The Brexit Party Doesn't Accept Members Because It Feared Supporters Of Far-Right Groups Would Join

    Nigel Farage's party adopted an unusual structure to keep out supporters of the BNP and EDL, according to an email disclosed by the Electoral Commission.

    Nigel Farage’s Brexit Party does not allow people to join as members because it feared that supporters of the far-right British National Party and English Defence League would sign up, according to documents disclosed by the Electoral Commission.

    The documents reveal that the Brexit Party initially intended to organise itself similarly to UKIP — the anti–European Union party that Farage led for a decade until 2016 — but changed its constitution soon after registering to exclude members. Its current structure is unique among major British political parties.

    “We’d like to amend the constitution so that we do not have members. This is to stop the EDF and BNP members who are banned by our party,” a Brexit Party representative wrote in an email to the electoral regulator in February. “We would like to have supporters only.”

    The commission’s disclosures reveal that the Brexit Party is highly sensitive about details of its internal arrangements being made public. At one point, the documents show, the party accused the commission of allowing a “hostile” media outlet to undermine it because a copy of its constitution was released to The Guardian.

    The Brexit Party declined to comment.

    It is alone among the UK’s national political parties in not having fee-paying members who have an influence on its leadership. Labour has about 485,000 members, the Conservatives 180,000, and the Liberal Democrats just over 100,000. The Brexit Party boasts of having thousands of “registered supporters” who contributed £25 to be associated with it, but they have no formal say over its internal affairs.

    The party’s decision to amend its structure to avoid being infiltrated by the far right highlights the extent to which Farage has tried to broaden the Brexit Party’s appeal beyond that of UKIP.

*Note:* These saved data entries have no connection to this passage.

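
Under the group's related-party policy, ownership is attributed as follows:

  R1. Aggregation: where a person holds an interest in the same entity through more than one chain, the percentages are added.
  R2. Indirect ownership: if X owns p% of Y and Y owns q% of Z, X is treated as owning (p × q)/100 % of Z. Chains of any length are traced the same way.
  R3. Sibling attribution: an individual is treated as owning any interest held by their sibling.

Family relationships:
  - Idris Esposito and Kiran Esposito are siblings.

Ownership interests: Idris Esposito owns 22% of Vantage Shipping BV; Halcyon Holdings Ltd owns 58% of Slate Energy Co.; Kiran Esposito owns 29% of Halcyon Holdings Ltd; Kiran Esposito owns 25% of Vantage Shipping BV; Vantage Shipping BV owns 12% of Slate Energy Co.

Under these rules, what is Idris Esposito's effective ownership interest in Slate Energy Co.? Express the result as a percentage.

By sibling attribution (R3), Idris Esposito is treated as also owning Kiran Esposito's interest in Vantage Shipping BV, giving 22% + 25% = 47%.
By sibling attribution (R3), Idris Esposito is treated as owning Kiran Esposito's 29% interest in Halcyon Holdings Ltd.
Chain via Vantage Shipping BV (R2): 47% × 12% = 5.64% of Slate Energy Co.
Chain via Halcyon Holdings Ltd (R2): 29% × 58% = 16.82% of Slate Energy Co.
Aggregating (R1): 5.64% + 16.82% = 22.46%.

22.46%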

    In a column in the Daily Telegraph in December, Farage said UKIP had been unfairly tainted by “accusations of racism and extremism”. He seems to have taken pains to avoid the Brexit Party being similarly characterised, focusing its messaging on Brexit and recruiting a diverse group of candidates.

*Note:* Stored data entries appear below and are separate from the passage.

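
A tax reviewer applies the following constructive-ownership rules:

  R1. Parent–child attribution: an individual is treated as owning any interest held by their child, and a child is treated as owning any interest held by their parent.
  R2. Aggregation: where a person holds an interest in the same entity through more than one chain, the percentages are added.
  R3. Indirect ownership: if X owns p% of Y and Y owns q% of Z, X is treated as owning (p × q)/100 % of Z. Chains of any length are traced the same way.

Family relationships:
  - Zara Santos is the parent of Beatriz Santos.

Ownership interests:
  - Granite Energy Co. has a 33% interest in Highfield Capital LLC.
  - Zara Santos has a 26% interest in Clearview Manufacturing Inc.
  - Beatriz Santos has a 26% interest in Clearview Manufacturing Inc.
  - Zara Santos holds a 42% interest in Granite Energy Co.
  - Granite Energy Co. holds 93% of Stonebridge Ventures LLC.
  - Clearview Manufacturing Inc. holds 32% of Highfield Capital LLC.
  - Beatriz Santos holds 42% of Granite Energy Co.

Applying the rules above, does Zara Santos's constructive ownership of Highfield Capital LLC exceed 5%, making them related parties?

By parent–child attribution (R1), Zara Santos is treated as also owning Beatriz Santos's interest in Clearview Manufacturing Inc, giving 26% + 26% = 52%.
By parent–child attribution (R1), Zara Santos is treated as also owning Beatriz Santos's interest in Granite Energy Co, giving 42% + 42% = 84%.
Chain via Clearview Manufacturing Inc. (R3): 52% × 32% = 16.64% of Highfield Capital LLC.
Chain via Granite Energy Co. (R3): 84% × 33% = 27.72% of Highfield Capital LLC.
Aggregating (R2): 16.64% + 27.72% = 44.36%.
44.36% exceeds the 5% threshold, so Zara is a related party to Highfield Capital LLC.

Yes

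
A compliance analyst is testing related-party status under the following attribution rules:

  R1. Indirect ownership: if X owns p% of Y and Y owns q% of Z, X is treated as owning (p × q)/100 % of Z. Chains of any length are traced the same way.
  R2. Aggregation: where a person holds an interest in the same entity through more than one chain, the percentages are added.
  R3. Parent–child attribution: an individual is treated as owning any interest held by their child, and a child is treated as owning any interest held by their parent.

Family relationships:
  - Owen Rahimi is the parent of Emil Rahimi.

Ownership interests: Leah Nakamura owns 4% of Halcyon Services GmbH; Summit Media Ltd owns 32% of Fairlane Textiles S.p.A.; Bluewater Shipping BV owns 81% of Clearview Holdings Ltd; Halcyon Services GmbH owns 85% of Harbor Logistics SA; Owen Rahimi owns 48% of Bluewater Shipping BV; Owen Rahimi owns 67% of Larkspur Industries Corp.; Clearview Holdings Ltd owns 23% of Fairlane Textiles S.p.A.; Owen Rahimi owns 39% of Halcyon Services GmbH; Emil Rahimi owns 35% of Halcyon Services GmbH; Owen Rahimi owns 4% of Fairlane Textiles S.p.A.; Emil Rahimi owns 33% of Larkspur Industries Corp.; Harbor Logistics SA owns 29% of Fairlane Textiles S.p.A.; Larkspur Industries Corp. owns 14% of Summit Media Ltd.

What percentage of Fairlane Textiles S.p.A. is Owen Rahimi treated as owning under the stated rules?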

    The Brexit Party was registered with the Electoral Commission on Feb. 5, before Farage had formally taken over as leader. According to the correspondence with the commission, the Brexit Party’s first constitution was so similar to that of UKIP that the regulator had doubts about whether it could be accepted. It allowed it to be registered after the Brexit Party insisted it wasn't just copying Farage's old party.

    Under the first constitution, “any natural person who shares the objectives and core beliefs of the Party” could’ve joined as members. They would have received a membership card and been eligible to vote in internal party elections. However, the constitution was soon revised to remove any provision for membership.

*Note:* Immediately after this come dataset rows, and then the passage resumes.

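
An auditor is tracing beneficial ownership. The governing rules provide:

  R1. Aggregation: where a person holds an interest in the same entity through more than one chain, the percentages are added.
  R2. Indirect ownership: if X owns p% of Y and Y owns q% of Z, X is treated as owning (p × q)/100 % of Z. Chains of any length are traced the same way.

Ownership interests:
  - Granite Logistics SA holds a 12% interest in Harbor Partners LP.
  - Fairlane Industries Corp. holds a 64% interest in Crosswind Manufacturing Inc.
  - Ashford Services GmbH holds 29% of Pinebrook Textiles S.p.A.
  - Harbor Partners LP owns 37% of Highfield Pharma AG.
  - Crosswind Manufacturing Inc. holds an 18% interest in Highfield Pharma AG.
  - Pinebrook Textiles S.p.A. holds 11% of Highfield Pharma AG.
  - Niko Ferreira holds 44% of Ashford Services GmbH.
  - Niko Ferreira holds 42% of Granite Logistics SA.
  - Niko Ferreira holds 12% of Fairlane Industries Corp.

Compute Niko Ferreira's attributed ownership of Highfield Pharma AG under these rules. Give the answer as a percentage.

4.6508%

Chain via Ashford Services GmbH → Pinebrook Textiles S.p.A. (R2): 44% × 29% × 11% = 1.4036% of Highfield Pharma AG.
Chain via Fairlane Industries Corp. → Crosswind Manufacturing Inc. (R2): 12% × 64% × 18% = 1.3824% of Highfield Pharma AG.
Chain via Granite Logistics SA → Harbor Partners LP (R2): 42% × 12% × 37% = 1.8648% of Highfield Pharma AG.
Aggregating (R1): 1.4036% + 1.3824% + 1.8648% = 4.6508%.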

    The revised constitution was obtained from the commission by the Guardian newspaper through an FOIA request. The Guardian ran a story in April claiming that the constitution gave Farage “near-total control” of the party. It worsened an already strained relationship between the Brexit Party and the regulator, according to their emails.

    In June, Tracy Knowles, the party’s nominating officer, told the commission in an email: “The Brexit Party is committed to following all of its legal and regulatory requirements but we cannot abide by a situation in which every document we send to the commission is passed directly to a hostile media establishment and used to undermine us. I am sure that you will agree this is not in the interests of fairness.”

    In future, Knowles said, commission staff would have to inspect its documents in person “and then we will take them and all copies away with us so that the Commission are not in control of documents and do not have to disclose them under FOIA”.

    “Alternatively the Commission could agree that any documents we provide to them are provided in confidence as most regulators do,” Knowles added. “This would certainly improve our trust and faith in the Commission who have so far press released practically every interaction they have had with the Brexit Party in a manner which we do not consider is befitting an impartial regulator.”

    In a reply in August, a commission official told Knowles that it was obliged to comply with the transparency laws. “No other party has raised an objection to this and it’s unclear to us why you should have a particular concern about that approach,” the official wrote.

    The Brexit Party clashed publicly with the commission during the European election campaign in May. Days before the vote, it visited the Brexit Party’s office to examine its funding structure, prompting Farage to accuse it of an “outrageous act of political interference”. He accused the body of bias and said it was “absolutely full of Remainers”.

    The commission was responding to reports that the party was encouraging supporters to make donations through its website while collecting little information about the sources of the payments. After its inspection, the commission warned the Brexit Party that its structure “leaves it open to a high and on-going risk of receiving and accepting impermissible donations”, although it did not find that it had broken any rules.